Mr. Ravelas also said that the NPL ratio may very well be regular or barely higher in the approaching months, because the US-Iran war could lead on to a higher-for-longer rate of interest environment, sticky inflation as a consequence of rising global oil prices, and continued peso depreciation amid the shortage of a peace deal.
He added that the outlook stays fragile as risks proceed to construct.
The central bank last month began its tightening cycle, raising its policy rate by 25 basis points to 4.5% in a move to contain second-round price effects and keep inflation expectations anchored amid the energy crisis.
BSP Governor Eli M. Remolona, Jr. earlier said they may proceed delivering modest rate hikes to steer inflation back to their 2%-4% tolerance band.
The Monetary Board will hold its next policy meeting on June 18.
The Philippines imports over 90% of its oil from the Middle East and can be a heavy net importer of food, making it highly vulnerable to global price shocks.
In April, headline inflation accelerated to 7.2% in April from 4.1% a month earlier, the fastest since March 2023, because the crisis pushed up prices of food and utilities.

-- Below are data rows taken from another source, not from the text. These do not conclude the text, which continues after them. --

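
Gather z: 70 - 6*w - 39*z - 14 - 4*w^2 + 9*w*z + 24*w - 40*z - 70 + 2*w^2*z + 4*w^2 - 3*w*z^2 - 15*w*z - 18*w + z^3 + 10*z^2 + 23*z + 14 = z^3 + z^2*(10 - 3*w) + z*(2*w^2 - 6*w - 56)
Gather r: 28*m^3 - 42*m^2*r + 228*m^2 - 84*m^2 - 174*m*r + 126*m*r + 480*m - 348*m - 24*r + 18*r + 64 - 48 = 28*m^3 + 144*m^2 + 132*m + r*(-42*m^2 - 48*m - 6) + 16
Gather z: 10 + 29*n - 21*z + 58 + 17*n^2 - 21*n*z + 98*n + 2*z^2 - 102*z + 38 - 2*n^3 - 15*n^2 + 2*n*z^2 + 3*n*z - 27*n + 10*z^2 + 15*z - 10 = -2*n^3 + 2*n^2 + 100*n + z^2*(2*n + 12) + z*(-18*n - 108) + 96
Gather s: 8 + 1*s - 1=s + 7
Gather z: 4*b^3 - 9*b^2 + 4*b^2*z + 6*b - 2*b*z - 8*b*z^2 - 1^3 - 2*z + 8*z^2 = 4*b^3 - 9*b^2 + 6*b + z^2*(8 - 8*b) + z*(4*b^2 - 2*b - 2) - 1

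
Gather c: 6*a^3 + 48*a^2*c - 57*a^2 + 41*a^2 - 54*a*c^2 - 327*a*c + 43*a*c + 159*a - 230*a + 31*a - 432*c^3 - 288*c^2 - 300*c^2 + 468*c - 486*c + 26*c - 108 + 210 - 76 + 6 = 6*a^3 - 16*a^2 - 40*a - 432*c^3 + c^2*(-54*a - 588) + c*(48*a^2 - 284*a + 8) + 32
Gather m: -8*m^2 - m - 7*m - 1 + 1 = -8*m^2 - 8*m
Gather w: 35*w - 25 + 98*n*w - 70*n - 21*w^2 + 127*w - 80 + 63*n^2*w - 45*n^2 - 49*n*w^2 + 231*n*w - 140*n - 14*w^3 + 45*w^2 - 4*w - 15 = -45*n^2 - 210*n - 14*w^3 + w^2*(24 - 49*n) + w*(63*n^2 + 329*n + 158) - 120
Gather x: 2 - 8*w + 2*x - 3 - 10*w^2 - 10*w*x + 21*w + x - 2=-10*w^2 + 13*w + x*(3 - 10*w) - 3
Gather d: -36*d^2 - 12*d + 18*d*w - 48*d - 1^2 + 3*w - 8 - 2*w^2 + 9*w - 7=-36*d^2 + d*(18*w - 60) - 2*w^2 + 12*w - 16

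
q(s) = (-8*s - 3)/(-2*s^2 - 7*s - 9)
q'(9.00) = -0.02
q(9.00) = 0.32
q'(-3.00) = -1.58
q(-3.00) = -3.50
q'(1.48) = -0.00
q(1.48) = 0.63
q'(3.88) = -0.05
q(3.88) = 0.51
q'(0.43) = 0.28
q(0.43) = 0.52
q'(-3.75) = -1.09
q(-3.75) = -2.48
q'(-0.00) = 0.63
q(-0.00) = 0.33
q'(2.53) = -0.05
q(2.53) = 0.59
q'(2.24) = -0.05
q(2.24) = 0.60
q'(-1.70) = 3.03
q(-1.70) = -3.68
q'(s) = (-8*s - 3)*(4*s + 7)/(-2*s^2 - 7*s - 9)^2 - 8/(-2*s^2 - 7*s - 9) = (-16*s^2 - 12*s + 51)/(4*s^4 + 28*s^3 + 85*s^2 + 126*s + 81)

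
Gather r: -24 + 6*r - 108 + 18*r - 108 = 24*r - 240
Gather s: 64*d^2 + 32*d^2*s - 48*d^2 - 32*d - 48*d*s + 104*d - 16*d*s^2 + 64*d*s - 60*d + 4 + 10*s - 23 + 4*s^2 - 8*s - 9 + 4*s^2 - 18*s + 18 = 16*d^2 + 12*d + s^2*(8 - 16*d) + s*(32*d^2 + 16*d - 16) - 10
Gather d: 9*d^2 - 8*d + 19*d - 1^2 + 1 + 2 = 9*d^2 + 11*d + 2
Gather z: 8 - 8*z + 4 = 12 - 8*z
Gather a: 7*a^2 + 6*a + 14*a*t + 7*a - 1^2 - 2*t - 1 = 7*a^2 + a*(14*t + 13) - 2*t - 2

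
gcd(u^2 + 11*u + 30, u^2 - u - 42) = u + 6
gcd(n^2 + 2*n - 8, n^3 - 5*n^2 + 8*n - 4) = n - 2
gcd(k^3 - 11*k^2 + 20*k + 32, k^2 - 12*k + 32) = k^2 - 12*k + 32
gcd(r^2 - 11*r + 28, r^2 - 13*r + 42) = r - 7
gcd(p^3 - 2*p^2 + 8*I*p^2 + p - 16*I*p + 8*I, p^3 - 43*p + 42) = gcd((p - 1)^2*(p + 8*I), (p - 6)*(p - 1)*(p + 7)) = p - 1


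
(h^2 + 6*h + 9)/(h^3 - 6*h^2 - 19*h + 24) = (h + 3)/(h^2 - 9*h + 8)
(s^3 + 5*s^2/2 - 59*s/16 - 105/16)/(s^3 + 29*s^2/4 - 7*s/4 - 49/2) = (4*s^2 + 17*s + 15)/(4*(s^2 + 9*s + 14))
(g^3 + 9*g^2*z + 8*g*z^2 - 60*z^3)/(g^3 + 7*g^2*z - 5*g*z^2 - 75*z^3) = (-g^2 - 4*g*z + 12*z^2)/(-g^2 - 2*g*z + 15*z^2)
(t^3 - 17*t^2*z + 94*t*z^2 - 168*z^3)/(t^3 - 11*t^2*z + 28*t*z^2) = (t - 6*z)/t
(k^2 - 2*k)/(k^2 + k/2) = 2*(k - 2)/(2*k + 1)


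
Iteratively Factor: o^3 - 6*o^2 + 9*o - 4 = (o - 4)*(o^2 - 2*o + 1) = (o - 4)*(o - 1)*(o - 1)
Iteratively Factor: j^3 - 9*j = (j)*(j^2 - 9) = j*(j + 3)*(j - 3)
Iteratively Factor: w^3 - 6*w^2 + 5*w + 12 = (w - 4)*(w^2 - 2*w - 3) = (w - 4)*(w - 3)*(w + 1)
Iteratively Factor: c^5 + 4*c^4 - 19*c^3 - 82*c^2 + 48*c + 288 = (c + 3)*(c^4 + c^3 - 22*c^2 - 16*c + 96) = (c + 3)^2*(c^3 - 2*c^2 - 16*c + 32) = (c - 4)*(c + 3)^2*(c^2 + 2*c - 8) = (c - 4)*(c + 3)^2*(c + 4)*(c - 2)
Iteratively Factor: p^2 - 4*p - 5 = (p + 1)*(p - 5)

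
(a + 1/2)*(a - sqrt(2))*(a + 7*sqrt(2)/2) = a^3 + a^2/2 + 5*sqrt(2)*a^2/2 - 7*a + 5*sqrt(2)*a/4 - 7/2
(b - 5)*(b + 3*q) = b^2 + 3*b*q - 5*b - 15*q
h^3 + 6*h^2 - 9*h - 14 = (h - 2)*(h + 1)*(h + 7)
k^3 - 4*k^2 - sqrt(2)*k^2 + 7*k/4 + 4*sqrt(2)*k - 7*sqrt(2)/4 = (k - 7/2)*(k - 1/2)*(k - sqrt(2))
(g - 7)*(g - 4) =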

That is well above the central bank’s 2%-4% goal.
Gross domestic product growth also slowed to a brand new post-pandemic low of two.8% in the primary quarter because the fallout from a corruption scandal and soaring oil prices dampened economic activity.
The conflict has also hit financial markets, with the peso now trading on the P60-per-dollar level versus its P58.79 finish at end-2025. On Friday, it plunged to a brand new record low of P61.721 against the greenback.